Just before the opening of Hudson Yards, RECORD spoke with Woltz by phone as he traveled along the Pacific Coast Highway, from Malibu to Los Angeles, to catch a flight to Houston, where his firm is working on Memorial Park.


With Hudson Yards officially open, what lies ahead for your firm with this project?

The plaza is complete, and the landscape will continue to evolve and grow with the seasons. We will be planting through the spring and summer. Big trees, for instance, can’t be dug and craned in during February and March because of the freezing temperatures.

Right—I recently tried to plant some window boxes and discovered all my dirt was frozen.

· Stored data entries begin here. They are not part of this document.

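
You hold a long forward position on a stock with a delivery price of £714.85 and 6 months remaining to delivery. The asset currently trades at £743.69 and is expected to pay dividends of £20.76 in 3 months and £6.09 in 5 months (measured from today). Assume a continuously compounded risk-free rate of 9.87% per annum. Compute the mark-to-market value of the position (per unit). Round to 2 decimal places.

PV(remaining dividends) I = 20.76·e^(−0.0987·3/12) + 6.09·e^(−0.0987·5/12) = 26.0986
Current forward F = (S − I)·e^(rT) = (743.69 − 26.0986)·e^(0.0987·6/12) = 717.5914 × 1.050588 = 753.8929
Value (long) = (F − K)·e^(−rT) = (753.8929 − 714.85) × 0.951848 = 37.1629
Value = £37.16

£37.16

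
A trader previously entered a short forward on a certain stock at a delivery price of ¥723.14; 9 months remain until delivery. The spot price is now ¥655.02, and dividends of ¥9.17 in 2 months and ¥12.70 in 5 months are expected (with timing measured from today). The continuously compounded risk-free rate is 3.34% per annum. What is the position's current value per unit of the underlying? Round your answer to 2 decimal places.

PV(remaining dividends) I = 9.17·e^(−0.0334·2/12) + 12.70·e^(−0.0334·5/12) = 21.6436
Current forward F = (S − I)·e^(rT) = (655.02 − 21.6436)·e^(0.0334·9/12) = 633.3764 × 1.025366 = 649.4426
Value (long) = (F − K)·e^(−rT) = (649.4426 − 723.14) × 0.975261 = -71.8742
Short position value = −(long value) = ¥71.87

¥71.87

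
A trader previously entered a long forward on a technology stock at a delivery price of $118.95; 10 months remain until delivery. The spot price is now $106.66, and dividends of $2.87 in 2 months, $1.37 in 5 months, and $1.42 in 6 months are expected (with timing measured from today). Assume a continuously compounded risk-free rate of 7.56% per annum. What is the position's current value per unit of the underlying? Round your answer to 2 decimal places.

PV(remaining dividends) I = 2.87·e^(−0.0756·2/12) + 1.37·e^(−0.0756·5/12) + 1.42·e^(−0.0756·6/12) = 5.5289
Current forward F = (S − I)·e^(rT) = (106.66 − 5.5289)·e^(0.0756·10/12) = 101.1311 × 1.065027 = 107.7074
Value (long) = (F − K)·e^(−rT) = (107.7074 − 118.95) × 0.938943 = -10.5562
Value = -$10.56

-$10.56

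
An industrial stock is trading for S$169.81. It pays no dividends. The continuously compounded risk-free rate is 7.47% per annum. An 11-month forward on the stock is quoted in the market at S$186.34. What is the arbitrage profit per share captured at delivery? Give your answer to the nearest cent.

Fair forward: F* = S·e^(carry·T), with carry = r = 0.0747
F* = 169.81 · e^(0.0747 × 11/12) = 169.81 · e^0.068475 = 169.81 × 1.070874 = S$181.8451
Market S$186.34 > fair S$181.8451: forward overpriced → cash-and-carry (buy spot, short the forward).
At maturity, profit = |F_mkt − F*| = |186.34 − 181.8451| = S$4.49 per share

S$4.49 per share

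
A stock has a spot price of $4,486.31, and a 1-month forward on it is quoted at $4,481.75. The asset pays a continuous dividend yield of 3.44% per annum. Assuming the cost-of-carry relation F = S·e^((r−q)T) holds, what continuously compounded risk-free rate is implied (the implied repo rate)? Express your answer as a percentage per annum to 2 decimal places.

From F = S·e^((r−q)T): (r − q) = ln(F/S)/T
ln(4481.75/4486.31) = ln(0.998984) = -0.001017
(r − q) = -0.001017 / (1/12) = -0.012204
r = ln(F/S)/T + q = -0.012204 + 0.0344 = 0.022196
r = 2.22%

2.22%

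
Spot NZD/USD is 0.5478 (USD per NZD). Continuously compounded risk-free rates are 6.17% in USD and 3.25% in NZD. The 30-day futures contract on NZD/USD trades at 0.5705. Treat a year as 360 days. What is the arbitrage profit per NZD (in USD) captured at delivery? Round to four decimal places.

0.0214 per NZD (in USD)

Fair futures: F* = S·e^(carry·T), with carry = (r_USD − r_NZD) = 0.0617 − 0.0325 = 0.0292
F* = 0.5478 · e^(0.0292 × 30/360) = 0.5478 · e^0.002433 = 0.5478 × 1.002436 = 0.5491
Market 0.5705 > fair 0.5491: forward overpriced → cash-and-carry (buy spot, short the forward).
At maturity, profit = |F_mkt − F*| = |0.5705 − 0.5491| = 0.0214 per NZD (in USD)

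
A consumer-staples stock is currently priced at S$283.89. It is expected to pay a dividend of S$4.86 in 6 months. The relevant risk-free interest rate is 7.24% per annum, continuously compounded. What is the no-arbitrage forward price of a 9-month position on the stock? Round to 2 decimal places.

S$294.78

PV(dividends) I = 4.86·e^(−0.0724·6/12)
I = 4.6872
F = (S − I)·e^(rT) = (283.89 − 4.6872) · e^(0.0724·9/12)
= 279.2028 · e^0.054300 = 279.2028 × 1.055801 = S$294.78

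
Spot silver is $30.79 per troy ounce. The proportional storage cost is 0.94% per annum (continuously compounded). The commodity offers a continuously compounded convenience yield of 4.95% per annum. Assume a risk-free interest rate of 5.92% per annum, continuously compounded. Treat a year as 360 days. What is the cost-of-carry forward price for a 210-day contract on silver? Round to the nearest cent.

Net carry = r + u − y = 0.0592 + 0.0094 − 0.0495 = 0.0191
F = S·e^((r+u−y)T) = 30.79 · e^(0.0191 × 210/360) = 30.79 · e^0.011142
= 30.79 × 1.011204 = $31.13 per troy ounce

$31.13 per troy ounce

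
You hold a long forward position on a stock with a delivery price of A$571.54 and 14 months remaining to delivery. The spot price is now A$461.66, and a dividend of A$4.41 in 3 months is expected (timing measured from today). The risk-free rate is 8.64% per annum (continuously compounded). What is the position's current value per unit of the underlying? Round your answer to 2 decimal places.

PV(remaining dividends) I = 4.41·e^(−0.0864·3/12) = 4.3158
Current forward F = (S − I)·e^(rT) = (461.66 − 4.3158)·e^(0.0864·14/12) = 457.3442 × 1.106055 = 505.8478
Value (long) = (F − K)·e^(−rT) = (505.8478 − 571.54) × 0.904114 = -59.3932
Value = -A$59.39

-A$59.39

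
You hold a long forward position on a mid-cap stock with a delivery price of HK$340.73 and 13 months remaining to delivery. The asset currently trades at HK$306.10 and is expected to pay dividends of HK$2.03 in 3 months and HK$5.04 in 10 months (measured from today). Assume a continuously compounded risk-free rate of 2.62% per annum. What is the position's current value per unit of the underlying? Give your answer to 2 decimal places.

PV(remaining dividends) I = 2.03·e^(−0.0262·3/12) + 5.04·e^(−0.0262·10/12) = 6.9479
Current forward F = (S − I)·e^(rT) = (306.10 − 6.9479)·e^(0.0262·13/12) = 299.1521 × 1.028790 = 307.7647
Value (long) = (F − K)·e^(−rT) = (307.7647 − 340.73) × 0.972016 = -32.0428
Value = -HK$32.04

-HK$32.04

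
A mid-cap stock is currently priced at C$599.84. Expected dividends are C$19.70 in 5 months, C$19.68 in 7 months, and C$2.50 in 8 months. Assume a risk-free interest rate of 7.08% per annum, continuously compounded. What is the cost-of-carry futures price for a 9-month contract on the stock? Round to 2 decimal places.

PV(dividends) I = 19.70·e^(−0.0708·5/12) + 19.68·e^(−0.0708·7/12) + 2.50·e^(−0.0708·8/12)
I = 19.1273 + 18.8838 + 2.3847 = 40.3958
F = (S − I)·e^(rT) = (599.84 − 40.3958) · e^(0.0708·9/12)
= 559.4442 · e^0.053100 = 559.4442 × 1.054535 = C$589.95

C$589.95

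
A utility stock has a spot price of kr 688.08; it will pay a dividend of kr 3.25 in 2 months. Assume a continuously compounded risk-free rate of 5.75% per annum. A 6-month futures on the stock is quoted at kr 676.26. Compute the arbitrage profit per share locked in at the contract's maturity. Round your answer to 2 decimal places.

PV(dividends) I = 3.25·e^(−0.0575·2/12) = 3.2190
Fair futures F* = (S − I)·e^(rT) = (688.08 − 3.2190)·e^0.028750 = 684.8610 × 1.029167 = 704.8363
Market kr 676.26 < fair 704.8363: forward underpriced → reverse cash-and-carry (short the stock, invest proceeds at r, pay the dividends, go long the forward).
Profit at T = |F_mkt − F*| = |676.26 − 704.8363| = kr 28.58 per share

kr 28.58 per share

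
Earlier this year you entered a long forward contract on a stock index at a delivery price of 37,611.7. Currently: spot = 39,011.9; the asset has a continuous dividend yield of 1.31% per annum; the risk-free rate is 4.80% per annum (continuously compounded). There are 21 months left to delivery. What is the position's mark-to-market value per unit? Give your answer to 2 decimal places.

3546.35

Current fair forward for the remaining 21 months: F = S·e^((r − q)·T), (r − q) = 0.0480 − 0.0131 = 0.0349
F = 39011.9 · e^(0.0349 × 21/12) = 39011.9 × 1.06297863 = 41468.8160
Value of long forward = (F − K)·e^(−rT) = (41468.8160 − 37611.7) · e^(−0.0480·21/12)
= 3857.1160 × 0.91943126 = 3546.35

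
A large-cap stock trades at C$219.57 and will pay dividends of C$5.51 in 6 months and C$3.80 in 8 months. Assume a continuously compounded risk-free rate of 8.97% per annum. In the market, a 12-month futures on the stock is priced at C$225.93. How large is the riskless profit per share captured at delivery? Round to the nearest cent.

C$4.57 per share

PV(dividends) I = 5.51·e^(−0.0897·6/12) + 3.80·e^(−0.0897·8/12) = 8.8478
Fair futures F* = (S − I)·e^(rT) = (219.57 − 8.8478)·e^0.089700 = 210.7222 × 1.093846 = 230.4976
Market C$225.93 < fair 230.4976: forward underpriced → reverse cash-and-carry (short the stock, invest proceeds at r, pay the dividends, go long the forward).
Profit at T = |F_mkt − F*| = |225.93 − 230.4976| = C$4.57 per share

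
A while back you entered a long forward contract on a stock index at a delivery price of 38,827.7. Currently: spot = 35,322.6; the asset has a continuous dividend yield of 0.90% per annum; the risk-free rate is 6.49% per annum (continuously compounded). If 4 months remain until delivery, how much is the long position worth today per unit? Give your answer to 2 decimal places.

Current fair forward for the remaining 4 months: F = S·e^((r − q)·T), (r − q) = 0.0649 − 0.0090 = 0.0559
F = 35322.6 · e^(0.0559 × 4/12) = 35322.6 × 1.01880802 = 35986.9482
Value of long forward = (F − K)·e^(−rT) = (35986.9482 − 38827.7) · e^(−0.0649·4/12)
= -2840.7518 × 0.97859899 = -2779.96

-2779.96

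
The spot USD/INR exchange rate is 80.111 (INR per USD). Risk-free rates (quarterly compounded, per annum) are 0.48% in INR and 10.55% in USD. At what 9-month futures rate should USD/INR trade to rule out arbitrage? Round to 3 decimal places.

By covered interest parity, F = S · (1+r_INR/4)^(4T) / (1+r_USD/4)^(4T)
= 80.111 × 1.003604 / 1.081230 = 80.111 × 0.928206
F = 74.360 INR per USD

74.360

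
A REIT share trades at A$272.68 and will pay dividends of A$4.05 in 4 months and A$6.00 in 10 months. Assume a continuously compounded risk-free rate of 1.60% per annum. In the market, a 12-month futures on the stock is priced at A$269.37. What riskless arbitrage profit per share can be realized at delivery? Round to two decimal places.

A$2.40 per share

PV(dividends) I = 4.05·e^(−0.0160·4/12) + 6.00·e^(−0.0160·10/12) = 9.9490
Fair futures F* = (S − I)·e^(rT) = (272.68 − 9.9490)·e^0.016000 = 262.7310 × 1.016129 = 266.9686
Market A$269.37 > fair 266.9686: forward overpriced → cash-and-carry (borrow at r, buy the stock and collect the dividends, short the forward).
Profit at T = |F_mkt − F*| = |269.37 − 266.9686| = A$2.40 per share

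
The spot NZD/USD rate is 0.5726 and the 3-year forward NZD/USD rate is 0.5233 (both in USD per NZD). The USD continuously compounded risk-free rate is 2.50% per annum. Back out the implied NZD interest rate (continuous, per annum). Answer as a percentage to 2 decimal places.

F = S·e^((r_USD − r_NZD)T) ⇒ r_NZD = r_USD − ln(F/S)/T
ln(0.5233/0.5726) = -0.090032; /(3) = -0.030011
r_NZD = 0.0250 + 0.030011 = 0.055011
r_NZD = 5.50%

5.50%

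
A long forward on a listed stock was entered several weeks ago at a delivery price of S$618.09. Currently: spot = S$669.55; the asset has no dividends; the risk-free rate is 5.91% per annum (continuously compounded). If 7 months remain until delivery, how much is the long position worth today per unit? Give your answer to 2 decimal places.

Current fair forward for the remaining 7 months: F = S·e^(r·T), r = 0.0591
F = 669.55 · e^(0.0591 × 7/12) = 669.55 × 1.035076 = 693.0351
Value of long forward = (F − K)·e^(−rT) = (693.0351 − 618.09) · e^(−0.0591·7/12)
= 74.9451 × 0.966112 = 72.41

S$72.41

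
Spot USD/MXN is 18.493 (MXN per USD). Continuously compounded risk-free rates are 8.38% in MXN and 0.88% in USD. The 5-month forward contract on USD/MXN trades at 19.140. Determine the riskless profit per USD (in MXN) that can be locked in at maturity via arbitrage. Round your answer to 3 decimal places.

Fair forward: F* = S·e^(carry·T), with carry = (r_MXN − r_USD) = 0.0838 − 0.0088 = 0.0750
F* = 18.493 · e^(0.0750 × 5/12) = 18.493 · e^0.031250 = 18.493 × 1.031743 = 19.0800
Market 19.140 > fair 19.0800: forward overpriced → cash-and-carry (buy spot, short the forward).
At maturity, profit = |F_mkt − F*| = |19.140 − 19.0800| = 0.060 per USD (in MXN)

0.060 per USD (in MXN)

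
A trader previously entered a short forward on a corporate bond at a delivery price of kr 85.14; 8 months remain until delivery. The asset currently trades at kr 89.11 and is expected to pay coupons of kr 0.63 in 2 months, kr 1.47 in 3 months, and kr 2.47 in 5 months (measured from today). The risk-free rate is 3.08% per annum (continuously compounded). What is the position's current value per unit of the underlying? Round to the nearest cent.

-kr 1.18

PV(remaining coupons) I = 0.63·e^(−0.0308·2/12) + 1.47·e^(−0.0308·3/12) + 2.47·e^(−0.0308·5/12) = 4.5240
Current forward F = (S − I)·e^(rT) = (89.11 − 4.5240)·e^(0.0308·8/12) = 84.5860 × 1.020746 = 86.3408
Value (long) = (F − K)·e^(−rT) = (86.3408 − 85.14) × 0.979676 = 1.1764
Short position value = −(long value) = -kr 1.18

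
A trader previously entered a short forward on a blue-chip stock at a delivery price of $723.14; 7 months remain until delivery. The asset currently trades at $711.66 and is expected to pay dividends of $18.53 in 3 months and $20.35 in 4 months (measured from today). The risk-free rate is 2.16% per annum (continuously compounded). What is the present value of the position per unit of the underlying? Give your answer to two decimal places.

PV(remaining dividends) I = 18.53·e^(−0.0216·3/12) + 20.35·e^(−0.0216·4/12) = 38.6342
Current forward F = (S − I)·e^(rT) = (711.66 − 38.6342)·e^(0.0216·7/12) = 673.0258 × 1.012680 = 681.5598
Value (long) = (F − K)·e^(−rT) = (681.5598 − 723.14) × 0.987479 = -41.0596
Short position value = −(long value) = $41.06

$41.06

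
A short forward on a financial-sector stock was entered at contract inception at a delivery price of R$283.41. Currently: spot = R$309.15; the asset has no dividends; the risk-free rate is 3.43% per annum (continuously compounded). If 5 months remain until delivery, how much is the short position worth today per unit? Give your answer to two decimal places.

-R$29.76

Current fair forward for the remaining 5 months: F = S·e^(r·T), r = 0.0343
F = 309.15 · e^(0.0343 × 5/12) = 309.15 × 1.014394 = 313.5999
Value of long forward = (F − K)·e^(−rT) = (313.5999 − 283.41) · e^(−0.0343·5/12)
= 30.1899 × 0.985810 = 29.76
Short position value = −(long value) = -R$29.76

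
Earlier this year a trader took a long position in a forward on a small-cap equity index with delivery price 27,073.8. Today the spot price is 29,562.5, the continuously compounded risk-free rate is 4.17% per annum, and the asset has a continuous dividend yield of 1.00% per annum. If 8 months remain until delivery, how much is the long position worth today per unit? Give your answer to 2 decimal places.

3034.56

Current fair forward for the remaining 8 months: F = S·e^((r − q)·T), (r − q) = 0.0417 − 0.0100 = 0.0317
F = 29562.5 · e^(0.0317 × 8/12) = 29562.5 × 1.02135822 = 30193.9024
Value of long forward = (F − K)·e^(−rT) = (30193.9024 − 27073.8) · e^(−0.0417·8/12)
= 3120.1024 × 0.97258286 = 3034.56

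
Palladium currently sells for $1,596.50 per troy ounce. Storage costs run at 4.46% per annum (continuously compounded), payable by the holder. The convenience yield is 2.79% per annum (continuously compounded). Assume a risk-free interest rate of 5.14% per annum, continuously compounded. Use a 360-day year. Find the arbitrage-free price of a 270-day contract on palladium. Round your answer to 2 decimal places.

$1,680.16 per troy ounce

Net carry = r + u − y = 0.0514 + 0.0446 − 0.0279 = 0.0681
F = S·e^((r+u−y)T) = 1596.50 · e^(0.0681 × 270/360) = 1596.50 · e^0.05107500
= 1596.50 × 1.05240182 = $1,680.16 per troy ounce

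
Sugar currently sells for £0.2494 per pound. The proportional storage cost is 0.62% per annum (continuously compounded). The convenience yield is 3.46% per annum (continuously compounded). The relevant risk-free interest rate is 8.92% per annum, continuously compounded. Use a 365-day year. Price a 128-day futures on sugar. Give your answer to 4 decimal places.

£0.2548 per pound

Net carry = r + u − y = 0.0892 + 0.0062 − 0.0346 = 0.0608
F = S·e^((r+u−y)T) = 0.2494 · e^(0.0608 × 128/365) = 0.2494 · e^0.021322
= 0.2494 × 1.021551 = £0.2548 per pound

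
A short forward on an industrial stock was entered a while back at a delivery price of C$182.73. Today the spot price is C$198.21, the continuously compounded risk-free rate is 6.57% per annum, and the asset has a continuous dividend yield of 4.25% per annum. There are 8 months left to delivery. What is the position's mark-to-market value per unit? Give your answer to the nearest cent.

Current fair forward for the remaining 8 months: F = S·e^((r − q)·T), (r − q) = 0.0657 − 0.0425 = 0.0232
F = 198.21 · e^(0.0232 × 8/12) = 198.21 × 1.015587 = 201.2995
Value of long forward = (F − K)·e^(−rT) = (201.2995 − 182.73) · e^(−0.0657·8/12)
= 18.5695 × 0.957145 = 17.77
Short position value = −(long value) = -C$17.77

-C$17.77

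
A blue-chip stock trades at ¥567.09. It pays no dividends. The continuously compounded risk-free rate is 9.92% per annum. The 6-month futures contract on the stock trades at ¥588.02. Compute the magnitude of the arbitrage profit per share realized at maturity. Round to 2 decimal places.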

You know what? Hudson Yards is really not unlike your window box. You have soil in a suspended box that can freeze on all sides, unlike the earth, which has natural insulation. Hudson Yards is similarly vulnerable from all sides, because it’s a constructed box of soil, with water, sewage, and high voltage electricity in it as well. Imagine if all of the utilities of your apartment ran through your window box. Also, nothing is on the ground; the trains, just like the street below your window, are moving, and you can’t drop anything out of your window box into that street. I hadn’t thought about this before, but your window box is actually the perfect analogy.

Have you met your own goals for the project?

I feel like we have been able to achieve the vast majority of what we set out to do: to make a beautiful, hospitable place for the people of New York. This is the part of Hudson Yards where you don’t pay an admission fee; you don’t have to buy anything to enjoy the plaza and gardens. I’m very proud of the fact that we are making a civic space for the next century. When you think on the term of a hundred years, you think about public space differently, and that shift in thinking affects how you build. For example, our deep investment in the structures below grade will allow the large trees to get to full maturity.

How does your design anticipate the growth of both plants and buildings in such a rapidly changing neighborhood?

Because the skyscrapers cast so much shade, we looked to the native forest ecology of the Hudson Valley, where there’s a really beautiful, diverse, and resilient plant community that thrives in our climate.

We’ve relied heavily on the ornamental qualities of native plants, and I think people will be rewarded for paying attention with subtle surprises, like tiny, ephemeral lilies in the spring and bright red twig dogwood in the winter. There will be no purple cabbages—no shopping mall plants.

What are the next steps?

The trees in the plaza were planted last summer and will be breaking bud in the spring. In April, the large trees in the north garden will be craned in. You want to plant them while they’re still dormant so that they wake up in their new environment. Next, we’ll come in with shrubs; then, when it’s warmer, the perennials, and bulbs again in the fall.

Your firm has been engaged with Hudson Yards since 2012. What is the value in being part of the team from so early on?

We have had a major role in coordination of all the engineering decisions related to drainage, retention of stormwater, and structural considerations, so that the final design maintains its integrity. It’s been really interesting for our firm to participate in that, and I think it helps debunk the myth that the landscape architect comes in with a truck of plants at the end of the project and makes it look pretty. No—the design of the space comes first, and that gets back to the very first point of making a welcoming environment for the public. Tens of thousands of people will visit and observe this site from above, and we want them to be dazzled by the harmony of the design.